The world’s largest automaker said on Wednesday that operating profit came in at ¥1.2tn ($7.9bn) for the three months ending in December — its fiscal third quarter — down 27 per cent on the same period a year ago and falling short of analysts’ forecasts.
However, the company boosted its full-year operating profit forecast by ¥400bn ($2.6bn) to ¥4.7tn due to its efforts to improve on product competitiveness and supplier costs.
The Japanese automaker retained its sales crown for a fifth year in 2024 as it sold 10.8mn vehicles in 2024, while slipping from 11.2mn a year earlier.
But the third-quarter results echoed a softening of demand and intensifying competition from Chinese rivals such as BYD across the auto industry, which has damaged competitors such as Volkswagen, Nissan and Stellantis and led to disappointing sales at Tesla.
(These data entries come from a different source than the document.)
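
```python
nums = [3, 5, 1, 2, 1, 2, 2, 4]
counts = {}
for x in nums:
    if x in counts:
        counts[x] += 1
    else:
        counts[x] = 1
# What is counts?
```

Initial: counts = {}, nums = [3, 5, 1, 2, 1, 2, 2, 4]
See 3: counts = {3: 1}
See 5: counts = {3: 1, 5: 1}
See 1: counts = {3: 1, 5: 1, 1: 1}
See 2: counts = {3: 1, 5: 1, 1: 1, 2: 1}
See 1: counts = {3: 1, 5: 1, 1: 2, 2: 1}
See 2: counts = {3: 1, 5: 1, 1: 2, 2: 2}
See 2: counts = {3: 1, 5: 1, 1: 2, 2: 3}
See 4: counts = {3: 1, 5: 1, 1: 2, 2: 3, 4: 1}

{3: 1, 5: 1, 1: 2, 2: 3, 4: 1}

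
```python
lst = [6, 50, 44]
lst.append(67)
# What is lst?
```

[6, 50, 44, 67]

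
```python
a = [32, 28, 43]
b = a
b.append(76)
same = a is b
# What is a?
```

After line 1: a = [32, 28, 43]
After line 2 (b = a is an alias, same object): a = [32, 28, 43], b = [32, 28, 43]
After line 3 (b.append mutates the shared list): a = [32, 28, 43, 76], b = [32, 28, 43, 76]
After line 4 (same = a is b; same object -> True): same = True

[32, 28, 43, 76]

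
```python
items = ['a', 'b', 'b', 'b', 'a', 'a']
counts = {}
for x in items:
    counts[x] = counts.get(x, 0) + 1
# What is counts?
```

Initial: counts = {}, items = ['a', 'b', 'b', 'b', 'a', 'a']
See 'a': counts = {'a': 1}
See 'b': counts = {'a': 1, 'b': 1}
See 'b': counts = {'a': 1, 'b': 2}
See 'b': counts = {'a': 1, 'b': 3}
See 'a': counts = {'a': 2, 'b': 3}
See 'a': counts = {'a': 3, 'b': 3}

{'a': 3, 'b': 3}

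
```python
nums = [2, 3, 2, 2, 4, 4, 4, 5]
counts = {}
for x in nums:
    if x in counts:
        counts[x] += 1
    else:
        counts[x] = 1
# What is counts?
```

Initial: counts = {}, nums = [2, 3, 2, 2, 4, 4, 4, 5]
See 2: counts = {2: 1}
See 3: counts = {2: 1, 3: 1}
See 2: counts = {2: 2, 3: 1}
See 2: counts = {2: 3, 3: 1}
See 4: counts = {2: 3, 3: 1, 4: 1}
See 4: counts = {2: 3, 3: 1, 4: 2}
See 4: counts = {2: 3, 3: 1, 4: 3}
See 5: counts = {2: 3, 3: 1, 4: 3, 5: 1}

{2: 3, 3: 1, 4: 3, 5: 1}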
While most foreign automakers are retreating from the Chinese market, squeezed out by competition from local upstarts, Toyota is planning to double down.
On Wednesday, it unveiled a new battery and electric car company in Shanghai that would have capacity to produce 100,000 units, starting with the Lexus brand, with production set to begin in 2027.
Shares in Toyota rose 1.4 per cent on the increase to the full-year profit forecast.
Toyota has benefited from its sales of hybrid vehicles, which US consumers have been gravitating towards over the past three years, even as its slips from a period of record earnings. Overall sales suffered in the first half of its financial year because of certification issues concerning its subsidiary Hino Motors.
Analyst and investor attention will be focused on how Toyota, which has large plants in Canada and Mexico, will manage its strategy for production and investment in North America and navigate the potential threat of US tariffs.
The company donated $1mn to Donald Trump’s inauguration as president and it has unveiled a promise of $10bn of investment in US manufacturing, It has also said it is ready to ship initial products from its battery plant in North Carolina — its first outside Japan and costing almost $14bn to build.